Active Matter
Active matter is a term used to describe matter that is composed of a large number of self-propelled active ‘particles’. The interaction of many of these individual active particles with each other or their environment can lead to complex collective dynamics. Biological examples include a flock of birds, a school of fish, or at smaller scales a suspension of bacteria or even the collective motion within a human cell. The study of such active matter is important in many bio-related applications including: the design of synthetic materials (bioengineering), models of population dynamics (bioremediation), the control of biofilm formation (biomedical), and alternative energy production (biofuels). Understanding the dynamics of active matter systems can ultimately lead to the careful design and control of synthetic active matter allowing for applications such as autonomous chemical sensing or the targeted delivery of payloads by synthetic autonomous active particles. We have been developing mathematical models and fast numerical methods to describe dense active matter systems. This includes scenarios where there are many interacting autonomous active particles exhibiting collective dynamics in fluid environments that may contain complex heterogeneous microstructure.
Biophysics
We study the mechanics of bio-locomotion in fluids, studying how organisms swim in nature.
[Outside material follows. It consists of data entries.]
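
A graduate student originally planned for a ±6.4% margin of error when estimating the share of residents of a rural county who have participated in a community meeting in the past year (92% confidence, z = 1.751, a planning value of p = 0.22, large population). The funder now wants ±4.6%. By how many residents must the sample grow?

At ±6.4%: n = 1.751² × 0.1716 / 0.064² ≈ 128.45 → 129.
At ±4.6%: n = 1.751² × 0.1716 / 0.046² ≈ 248.64 → 249.
Additional respondents: 249 − 129 = 120.

120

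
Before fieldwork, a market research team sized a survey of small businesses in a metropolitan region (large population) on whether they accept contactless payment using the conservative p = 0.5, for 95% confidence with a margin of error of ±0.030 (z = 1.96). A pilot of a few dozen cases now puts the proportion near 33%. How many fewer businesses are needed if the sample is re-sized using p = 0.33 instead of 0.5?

124

Conservative (p = 0.5): n = 1.96² × 0.25 / 0.030² ≈ 1067.11 → 1068.
Using p = 0.33: p(1−p) = 0.2211, so n = 1.96² × 0.2211 / 0.030² ≈ 943.75 → 944.
Reduction: 1068 − 944 = 124.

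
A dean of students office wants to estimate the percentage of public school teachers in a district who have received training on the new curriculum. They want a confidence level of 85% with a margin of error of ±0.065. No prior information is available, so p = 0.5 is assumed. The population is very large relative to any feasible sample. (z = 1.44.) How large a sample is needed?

123

With p = 0.5, p(1−p) = 0.25.
n = z²·p(1−p)/E² = 1.44² × 0.2500 / 0.065² = 2.0736 × 0.2500 / 0.004225 ≈ 122.70.
Rounding up gives n = 123.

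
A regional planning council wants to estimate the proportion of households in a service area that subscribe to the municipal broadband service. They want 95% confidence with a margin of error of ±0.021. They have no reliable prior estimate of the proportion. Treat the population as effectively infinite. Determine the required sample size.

2178

For 95% confidence, z = 1.960.
With no prior estimate, use p = 0.5, giving p(1−p) = 0.25.
n = z²·p(1−p)/E² = 1.960² × 0.2500 / 0.021² = 3.8416 × 0.2500 / 0.000441 ≈ 2177.78.
Rounding up gives n = 2178.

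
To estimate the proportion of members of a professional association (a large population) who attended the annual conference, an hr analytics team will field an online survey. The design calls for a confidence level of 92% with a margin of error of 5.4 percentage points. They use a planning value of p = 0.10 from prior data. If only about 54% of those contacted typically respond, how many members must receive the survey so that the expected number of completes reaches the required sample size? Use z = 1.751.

176

Completed interviews needed: n₀ = 1.751² × 0.0900 / 0.054² ≈ 94.63 → 95.
At a 54% response rate, contacts needed = 95 / 0.54 ≈ 175.93 → 176.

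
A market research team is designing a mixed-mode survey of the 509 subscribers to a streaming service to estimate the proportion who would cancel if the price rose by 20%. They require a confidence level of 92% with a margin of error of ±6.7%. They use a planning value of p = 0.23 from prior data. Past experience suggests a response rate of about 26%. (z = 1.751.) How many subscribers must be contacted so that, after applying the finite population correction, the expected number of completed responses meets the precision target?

Completed interviews needed (unadjusted): n₀ = 1.751² × 0.1771 / 0.067² ≈ 120.96 → 121.
FPC for N = 509: n = 121 / (1 + 120/509) = 121 / 1.2358 ≈ 97.92 → 98.
At a 26% response rate, contacts needed = 98 / 0.26 ≈ 376.92 → 377.

377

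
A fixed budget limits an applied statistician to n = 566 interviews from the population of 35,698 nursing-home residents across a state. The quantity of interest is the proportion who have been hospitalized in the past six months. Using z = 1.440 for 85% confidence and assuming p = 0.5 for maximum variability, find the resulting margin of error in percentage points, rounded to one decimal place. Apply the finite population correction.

3.0

Finite-population factor: (N−n)/(N−1) = (35698−566)/(35698−1) = 0.9842.
SE(p̂) = √[p(1−p)/n · (N−n)/(N−1)] = √[0.2500/566 × 0.9842] = 0.02085.
E = z × SE = 1.440 × 0.02085 = 0.03002 ≈ 3.0 percentage points.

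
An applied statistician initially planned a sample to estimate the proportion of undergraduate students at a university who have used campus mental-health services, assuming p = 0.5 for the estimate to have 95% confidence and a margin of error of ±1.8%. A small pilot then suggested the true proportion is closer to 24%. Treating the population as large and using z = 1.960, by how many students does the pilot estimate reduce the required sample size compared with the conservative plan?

Conservative (p = 0.5): n = 1.960² × 0.25 / 0.018² ≈ 2964.20 → 2965.
Using p = 0.24: p(1−p) = 0.1824, so n = 1.960² × 0.1824 / 0.018² ≈ 2162.68 → 2163.
Reduction: 2965 − 2163 = 802.

802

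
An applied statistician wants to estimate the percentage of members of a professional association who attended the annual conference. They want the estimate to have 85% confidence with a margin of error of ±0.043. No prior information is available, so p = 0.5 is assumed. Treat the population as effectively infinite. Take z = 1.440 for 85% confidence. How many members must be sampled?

281

With p = 0.5, p(1−p) = 0.25.
n = z²·p(1−p)/E² = 1.440² × 0.2500 / 0.043² = 2.0736 × 0.2500 / 0.001849 ≈ 280.37.
Rounding up gives n = 281.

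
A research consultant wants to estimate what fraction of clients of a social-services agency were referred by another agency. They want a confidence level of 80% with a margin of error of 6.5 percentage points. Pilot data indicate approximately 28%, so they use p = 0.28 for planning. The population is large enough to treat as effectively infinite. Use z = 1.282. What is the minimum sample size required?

79

With p = 0.28, p(1−p) = 0.2016.
n = z²·p(1−p)/E² = 1.282² × 0.2016 / 0.065² = 1.6435 × 0.2016 / 0.004225 ≈ 78.42.
Rounding up gives n = 79.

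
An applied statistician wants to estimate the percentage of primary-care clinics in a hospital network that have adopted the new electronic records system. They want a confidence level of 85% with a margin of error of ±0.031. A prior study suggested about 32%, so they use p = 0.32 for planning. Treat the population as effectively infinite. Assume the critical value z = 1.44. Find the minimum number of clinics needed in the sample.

With p = 0.32, p(1−p) = 0.2176.
n = z²·p(1−p)/E² = 1.44² × 0.2176 / 0.031² = 2.0736 × 0.2176 / 0.000961 ≈ 469.53.
Rounding up gives n = 470.

470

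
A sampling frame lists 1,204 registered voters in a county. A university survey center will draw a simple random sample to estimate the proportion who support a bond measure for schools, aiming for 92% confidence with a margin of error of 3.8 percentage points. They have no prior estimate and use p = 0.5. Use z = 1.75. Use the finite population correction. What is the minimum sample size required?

369

Unadjusted: n₀ = 1.75² × 0.50 × 0.50 / 0.038² ≈ 530.21, so n₀ = 531.
Finite population correction with N = 1,204: n = n₀ / (1 + (n₀−1)/N) = 531 / (1 + 530/1204) = 531 / 1.4402 ≈ 368.70.
Rounding up, n = 369.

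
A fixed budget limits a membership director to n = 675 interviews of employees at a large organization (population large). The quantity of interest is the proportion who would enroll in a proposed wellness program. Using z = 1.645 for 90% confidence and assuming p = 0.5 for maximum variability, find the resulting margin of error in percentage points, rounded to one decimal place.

SE(p̂) = √[p(1−p)/n] = √[0.2500/675] = 0.01925.
E = z × SE = 1.645 × 0.01925 = 0.03166, or 3.2 percentage points.

3.2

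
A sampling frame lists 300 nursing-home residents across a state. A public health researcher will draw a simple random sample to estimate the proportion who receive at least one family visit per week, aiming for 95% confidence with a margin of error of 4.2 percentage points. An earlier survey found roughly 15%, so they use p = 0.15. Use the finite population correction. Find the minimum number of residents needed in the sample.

For 95% confidence, z = 1.960.
Unadjusted: n₀ = 1.960² × 0.15 × 0.85 / 0.042² ≈ 277.67, so n₀ = 278.
Finite population correction with N = 300: n = n₀ / (1 + (n₀−1)/N) = 278 / (1 + 277/300) = 278 / 1.9233 ≈ 144.54.
Rounding up, n = 145.

145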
Locomotive means in nature are often optimized to their surroundings and the idea is that by understanding how sperm swim through the female reproductive tract or sand snakes swim through granular media we can first, address biological observations but second, we can think about how to take ideas from nature to produce optimal designs in engineering for example, how to effectively design artificial microorganisms to move through the human body and perform activities such as targeted drug delivery.
Complex Fluids
In biology as well as in industry many fluids contain microstructure endowing in them non-Newtonian rheology. This complex behaviour affects how fluids flow but also how bodies interact with the flow, often yielding markedly different behaviour than Newtonian fluids. A primary interest of ours is trying to model locomotion and fluid-structure interactions in complex fluids.